Ne serait-ce pas le rôle de la Suisse de se battre pour la mise en place de standards internationaux, sur le modèle Max Havelaar?

C’est un engagement que nous pouvons prendre. Mais aujourd’hui, ces standards n’existent pas. Et imposer les standards suisses aux aliments importés contreviendrait aux accords conclus avec nos partenaires commerciaux ainsi qu’aux accords de l’OMC. Que dirait-on d’ailleurs si un pays renonçait à importer nos fromages parce que la production de lait en Suisse ne correspond pas à ses propres standards?

Les initiants demandent eux-mêmes une application en conformité avec les accords internationaux. Où est le danger?

Alors cela veut dire qu’on ne va pas les appliquer.

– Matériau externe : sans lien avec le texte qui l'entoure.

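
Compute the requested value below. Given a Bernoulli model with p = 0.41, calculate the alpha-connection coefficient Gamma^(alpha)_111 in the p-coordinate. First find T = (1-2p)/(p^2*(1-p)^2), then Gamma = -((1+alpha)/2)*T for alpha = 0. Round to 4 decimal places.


Skewness (Amari-Chentsov) tensor: T = (1-2p)/(p^2*(1-p)^2).
p = 0.41, 1-2p = 0.18, p^2 = 0.1681, (1-p)^2 = 0.3481.
T = 0.18/(0.1681 * 0.3481) = 3.076102.
In the p-coordinate, Gamma^(alpha) = Gamma^(0) - (alpha/2)*T with Gamma^(0) = (1/2)*g'(p) = -T/2,
so Gamma^(alpha) = -((1+alpha)/2)*T.
alpha = 0, -(1+alpha)/2 = -0.5.
Gamma = -0.5 * 3.076102 = -1.5381

-1.5381


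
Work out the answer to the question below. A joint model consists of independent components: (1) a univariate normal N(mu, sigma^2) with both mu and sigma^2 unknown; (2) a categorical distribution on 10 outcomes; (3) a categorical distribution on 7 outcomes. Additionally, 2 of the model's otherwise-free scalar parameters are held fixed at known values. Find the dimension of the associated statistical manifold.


The dimension of a statistical manifold equals the number of free
(independent) real parameters of the model. For a product of independent
blocks the parameter counts add.
- normal (mu, sigma^2): 2.
- categorical on 10 outcomes (probabilities sum to 1): 10-1 = 9.
- categorical on 7 outcomes (probabilities sum to 1): 7-1 = 6.
Total = 2 + 9 + 6 = 17.
2 parameter(s) fixed at known values: 17 - 2 = 15.
Dimension = 15

15


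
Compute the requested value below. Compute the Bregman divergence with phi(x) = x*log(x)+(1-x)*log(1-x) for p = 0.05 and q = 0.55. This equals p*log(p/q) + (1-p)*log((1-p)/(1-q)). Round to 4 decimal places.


Bregman divergence with negative entropy generator:
D = p*log(p/q) + (1-p)*log((1-p)/(1-q)).
p = 0.05, q = 0.55.
p*log(p/q) = 0.05*log(0.05/0.55) = -0.119895.
(1-p)*log((1-p)/(1-q)) = 0.95*log(0.95/0.45) = 0.709854.
D = -0.119895 + 0.709854 = 0.5900

0.5900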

Et comme les exigences de l’initiative Pour des aliments équitables sont déjà remplies pour ce qui est de la production indigène, ça voudrait dire qu’elle n’aurait aucun effet. C’est plutôt un argument pour le rejet de l’initiative.

On pourrait en tenir compte dans les nouveaux accords de libre-échange, comme celui avec la Malaisie sur la question de l’huile de palme…

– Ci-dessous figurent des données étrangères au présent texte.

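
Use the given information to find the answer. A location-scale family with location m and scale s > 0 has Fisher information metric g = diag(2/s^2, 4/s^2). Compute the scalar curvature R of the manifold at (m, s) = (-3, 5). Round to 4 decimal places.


The metric has the form g = (A dm^2 + B ds^2)/s^2 with A = 2, B = 4.
Substitute u = sqrt(A/B)*m: g = B*(du^2 + ds^2)/s^2, i.e. B times the
Poincare upper half-plane metric, which has constant Gaussian curvature -1.
Scaling a 2D metric by a constant c divides the Gaussian curvature by c,
so K = -1/B = -1/(4) = -0.2500 everywhere (the point (m, s) = (-3, 5) is irrelevant:
the curvature is constant).
Scalar curvature in dimension 2: R = 2K = -2/(4) = -0.5000.

-0.5000


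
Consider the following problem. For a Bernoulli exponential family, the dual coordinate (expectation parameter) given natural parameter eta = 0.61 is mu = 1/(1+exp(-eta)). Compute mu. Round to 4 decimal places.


Dual coordinate (expectation parameter) for Bernoulli:
mu = 1/(1+exp(-eta)).
eta = 0.61.
exp(-eta) = exp(-0.61) = 0.543351.
mu = 1/(1+0.543351) = 0.6479

0.6479


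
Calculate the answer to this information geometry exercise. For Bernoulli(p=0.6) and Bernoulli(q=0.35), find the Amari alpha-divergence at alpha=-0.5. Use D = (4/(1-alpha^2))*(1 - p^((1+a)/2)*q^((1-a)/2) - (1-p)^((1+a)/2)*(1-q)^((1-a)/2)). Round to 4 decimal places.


Amari alpha-divergence:
D = (4/(1-alpha^2))*(1 - p^((1+a)/2)*q^((1-a)/2) - (1-p)^((1+a)/2)*(1-q)^((1-a)/2)).
alpha = -0.5, p = 0.6, q = 0.35.
e1 = (1+alpha)/2 = 0.25, e2 = (1-alpha)/2 = 0.75.
t1 = p^e1 * q^e2 = 0.6^0.25 * 0.35^0.75 = 0.400487.
t2 = (1-p)^e1 * (1-q)^e2 = 0.4^0.25 * 0.65^0.75 = 0.575705.
4/(1-alpha^2) = 5.333333.
D = 5.333333*(1 - 0.400487 - 0.575705) = 0.1270

0.1270


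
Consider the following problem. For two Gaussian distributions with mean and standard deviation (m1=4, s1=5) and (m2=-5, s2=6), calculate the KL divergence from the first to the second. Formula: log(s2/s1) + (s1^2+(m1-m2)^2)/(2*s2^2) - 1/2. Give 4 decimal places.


KL divergence between normal distributions:
KL = log(s2/s1) + (s1^2 + (m1-m2)^2)/(2*s2^2) - 1/2.
log(6/5) = 0.182322.
(5^2 + (4--5)^2)/(2*6^2) = (25 + 81)/72 = 1.472222.
KL = 0.182322 + 1.472222 - 0.5 = 1.1545

1.1545


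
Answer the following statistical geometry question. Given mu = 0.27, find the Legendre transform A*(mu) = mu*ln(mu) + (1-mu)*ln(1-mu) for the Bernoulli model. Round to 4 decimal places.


Legendre transform for Bernoulli:
A*(mu) = mu*log(mu) + (1-mu)*log(1-mu).
mu = 0.27, 1-mu = 0.73.
mu*log(mu) = 0.27*log(0.27) = -0.35352.
(1-mu)*log(1-mu) = 0.73*log(0.73) = -0.229739.
A* = -0.35352 + -0.229739 = -0.5833

-0.5833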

C’est une discussion qu’on a systématiquement dans les négociations sur de tels accords. Nous cherchons à importer des aliments qui correspondent à la qualité qu’on peut attendre en Suisse. Mais ce n’est pas la même chose que d’exiger le respect des modes de production suisses.

Vous craignez aussi un renchérissement des aliments?

Nous n’articulons pas d’évaluation précise, mais il est clair que si nous relevons les exigences, cela ne peut que conduire à une augmentation des prix. Et pour l’instant, hélas, tout le monde ne peut pas forcément s’offrir du bio.

Doit-on pour autant continuer à importer hors saison des tomates produites dans des conditions qui frisent l’esclavage?

Avec la transparence, les consommateurs ont le choix d’acheter ou non de tels produits. La Suisse doit aussi s’engager pour corriger les dérives. Mais ce n’est pas avec des initiatives qui nous obligent à envoyer des contrôleurs dans le monde entier pour vérifier les modes de production que nous allons beaucoup faire avancer la cause.

Vous avez évoqué le nouvel article constitutionnel sur la sécurité alimentaire. N’est-il pas acratopège, sans effet?

Il est issu d’un travail au parlement pour proposer un contre-projet à une initiative des paysans, retirée dans l’intervalle. Nous avons également tenu compte des deux initiatives sur lesquelles nous allons voter. Et le nouvel article, accepté à près de 80% en votation populaire il y a un an, nous permettra encore d’améliorer les choses au niveau de la loi.

Cela n’a pas empêché le Conseil fédéral de publier peu après une vue d’ensemble qui, selon les paysans, sacrifie l’agriculture sur l’autel du libre-échange…

Ce rapport est une contribution parmi d’autres sur l’avenir de l’agriculture. Le vrai débat aura lieu dans le cadre de la politique agricole 22+.

Il y a tout de même une forte tension entre les intérêts de l’économie d’exportation et ceux de l’agriculture, non?

Oui, il y a toujours des équilibres à trouver entre des accords commerciaux et la défense de notre propre agriculture. Celle-ci doit évoluer, mais il faut que le rythme lui permette de le faire dans des conditions acceptables.

Dans la foulée de Donald Trump, les temps ne sont-ils pas à un retour au protectionnisme?

Je peux concevoir qu’on voie dans ces initiatives des accents protectionnistes. Mais il ne faut pas oublier que l’économie suisse vit au moins à un tiers de ses exportations. Nous avons donc un intérêt majeur à garder des marchés ouverts, tout en maintenant une politique agricole forte, car notre agriculture est particulièrement menacée en raison des conditions de production en Suisse.